In 1987 he made his debut in the United States with a work accompanied by music from the Italian composer Pierluigi Castellano.

==Biography==
Enzo Cosimi began studying classical and modern dance in his hometown, then went on to perfect his skills at the Mudra Center created by Maurice Béjart in Brussels and later in New York at the Merce Cunningham Dance Studio.Returning to Italy in the early 1980s, he immediately made a name for himself with his first creation, Calore (1982), which propelled him to the forefront of young Italian dance, and he created his own company, Occhèsc. Guest choreographer for La Scala in Milan and the Teatro Comunale in Florence, over the years he has created productions with his company for the Teatro Comunale in Ferrara, the Venice Biennale, RED Reggio Emilia danza, the Teatro Ponchielli in Cremona, the Auditorium – Parco della Musica in Rome, the RomaEuropa Festival, the Arken Museum of Modern Art Museum of Contemporary Art in Copenhagen, the Centre Pompidou, and other important Italian and international cultural institutions.

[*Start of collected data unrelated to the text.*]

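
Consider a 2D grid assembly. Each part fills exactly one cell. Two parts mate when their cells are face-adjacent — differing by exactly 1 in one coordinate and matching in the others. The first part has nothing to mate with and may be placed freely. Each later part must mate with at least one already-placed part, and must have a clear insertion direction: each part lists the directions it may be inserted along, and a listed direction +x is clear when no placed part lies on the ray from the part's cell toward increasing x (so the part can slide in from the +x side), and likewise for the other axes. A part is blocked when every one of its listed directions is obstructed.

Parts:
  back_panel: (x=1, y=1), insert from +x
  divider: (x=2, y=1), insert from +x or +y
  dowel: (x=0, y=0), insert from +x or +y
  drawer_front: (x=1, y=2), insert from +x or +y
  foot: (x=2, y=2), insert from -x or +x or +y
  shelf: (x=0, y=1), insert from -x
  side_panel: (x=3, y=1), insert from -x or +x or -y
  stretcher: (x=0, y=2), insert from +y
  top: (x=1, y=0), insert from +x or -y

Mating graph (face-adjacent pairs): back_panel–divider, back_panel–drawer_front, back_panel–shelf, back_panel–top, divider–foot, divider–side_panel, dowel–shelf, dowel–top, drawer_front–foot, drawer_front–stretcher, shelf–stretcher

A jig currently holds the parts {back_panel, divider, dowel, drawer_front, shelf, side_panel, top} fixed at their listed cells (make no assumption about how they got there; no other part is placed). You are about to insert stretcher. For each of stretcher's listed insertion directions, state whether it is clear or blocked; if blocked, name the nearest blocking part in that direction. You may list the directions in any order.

+y: clear

+y: ray from stretcher(0, 2) has no placed part ⇒ clear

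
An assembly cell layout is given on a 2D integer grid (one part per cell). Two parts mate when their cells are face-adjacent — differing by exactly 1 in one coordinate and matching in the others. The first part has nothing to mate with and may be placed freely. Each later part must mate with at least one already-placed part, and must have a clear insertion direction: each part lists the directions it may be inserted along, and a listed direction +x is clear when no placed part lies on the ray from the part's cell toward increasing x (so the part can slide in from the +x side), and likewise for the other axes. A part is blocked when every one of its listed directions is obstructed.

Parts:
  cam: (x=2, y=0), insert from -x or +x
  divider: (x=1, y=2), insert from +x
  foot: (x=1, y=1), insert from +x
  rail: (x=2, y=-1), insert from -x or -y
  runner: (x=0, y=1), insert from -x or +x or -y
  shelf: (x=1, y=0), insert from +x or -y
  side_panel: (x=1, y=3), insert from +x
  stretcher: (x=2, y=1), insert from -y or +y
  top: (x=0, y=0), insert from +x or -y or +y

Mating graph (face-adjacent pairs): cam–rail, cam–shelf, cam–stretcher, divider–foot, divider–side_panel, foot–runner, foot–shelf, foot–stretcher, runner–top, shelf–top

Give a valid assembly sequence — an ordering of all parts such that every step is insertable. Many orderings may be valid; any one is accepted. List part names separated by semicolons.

1. side_panel@(1, 3) [+x clear] — {side_panel}
2. divider@(1, 2) [+x clear] — {divider, side_panel}
3. foot@(1, 1) [+x clear] — {divider, foot, side_panel}
4. stretcher@(2, 1) [-y clear] — {divider, foot, side_panel, stretcher}
5. shelf@(1, 0) [+x clear] — {divider, foot, shelf, side_panel, stretcher}
6. top@(0, 0) [-y clear] — {divider, foot, shelf, side_panel, stretcher, top}
7. runner@(0, 1) [-x clear] — {divider, foot, runner, shelf, side_panel, stretcher, top}
8. cam@(2, 0) [+x clear] — {cam, divider, foot, runner, shelf, side_panel, stretcher, top}
9. rail@(2, -1) [-x clear] — {cam, divider, foot, rail, runner, shelf, side_panel, stretcher, top}

side_panel; divider; foot; stretcher; shelf; top; runner; cam; rail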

He collaborates with exceptional figures such as Miuccia Prada, Luigi Veronesi, Richie Hawtin, Giorgio Cattani, Aldo Tilocca, Louis Bacalov, Aldo Busi, Luca Spagnoletti, Daniela Dal Cin, Robert Lippok, and Fabrizio Plessi, with whom he created Sciame, the first Italian video dance work. In 2006, he directed and choreographed the opening ceremony of the XX Olympic Winter Games in Turin, featuring Roberto Bolle and 250 performers. In March 2012, Calore, Enzo Cosimi's first work within the RIC.CI. Project curated by Marinella Guatterini, was restaged. Also in 2012, he created a choreography for the National Academy of Dance and for the Paolo Grassi Civic School in Milan. During his career, he has staged more than thirty productions with his company, including Welcome to my world, presented in May 2014 at NID, the Italian dance platform in Pisa.

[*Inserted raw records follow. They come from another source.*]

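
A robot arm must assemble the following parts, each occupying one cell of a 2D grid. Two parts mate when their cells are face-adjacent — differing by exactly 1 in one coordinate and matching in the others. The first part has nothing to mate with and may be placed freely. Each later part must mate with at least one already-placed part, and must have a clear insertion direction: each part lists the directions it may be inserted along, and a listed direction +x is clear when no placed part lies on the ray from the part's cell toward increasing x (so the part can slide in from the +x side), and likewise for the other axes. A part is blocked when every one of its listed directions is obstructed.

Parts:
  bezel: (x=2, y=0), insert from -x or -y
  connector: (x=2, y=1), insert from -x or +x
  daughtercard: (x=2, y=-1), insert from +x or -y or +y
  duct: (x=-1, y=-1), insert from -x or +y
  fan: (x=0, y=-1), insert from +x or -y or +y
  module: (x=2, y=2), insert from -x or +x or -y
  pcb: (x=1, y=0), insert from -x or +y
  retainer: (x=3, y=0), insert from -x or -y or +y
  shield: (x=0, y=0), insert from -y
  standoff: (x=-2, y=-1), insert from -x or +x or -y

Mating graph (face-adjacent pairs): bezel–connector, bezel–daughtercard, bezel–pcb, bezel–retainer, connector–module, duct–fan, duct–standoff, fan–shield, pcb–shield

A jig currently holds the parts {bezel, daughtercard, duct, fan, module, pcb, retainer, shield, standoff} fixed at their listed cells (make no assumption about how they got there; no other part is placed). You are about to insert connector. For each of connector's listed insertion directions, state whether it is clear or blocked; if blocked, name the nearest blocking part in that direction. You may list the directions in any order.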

In June 2014, he presented his new creation Sopra di me il diluvio (Above Me the Flood) at the Venice Biennale.Over the years, the creations of the Enzo Cosimi Company have been performed in major Italian theaters and festivals, and toured in France, Germany, England, Spain, the former Yugoslavia, Austria, Switzerland, Greece, Denmark, the United States (DTW in New York, Charleston, Spoleto-USA), Peru, Australia, and India. In 2009, he created the choreography for the film Lo Spazio Bianco, directed by Francesca Comencini, which was presented at the 66th Venice Film Festival.

==Achievements==
Cosimi is most known for collaborating with DJ Richie Hawtin to create a piece called "9.20" for the 2006 Winter Olympics Opening Ceremony.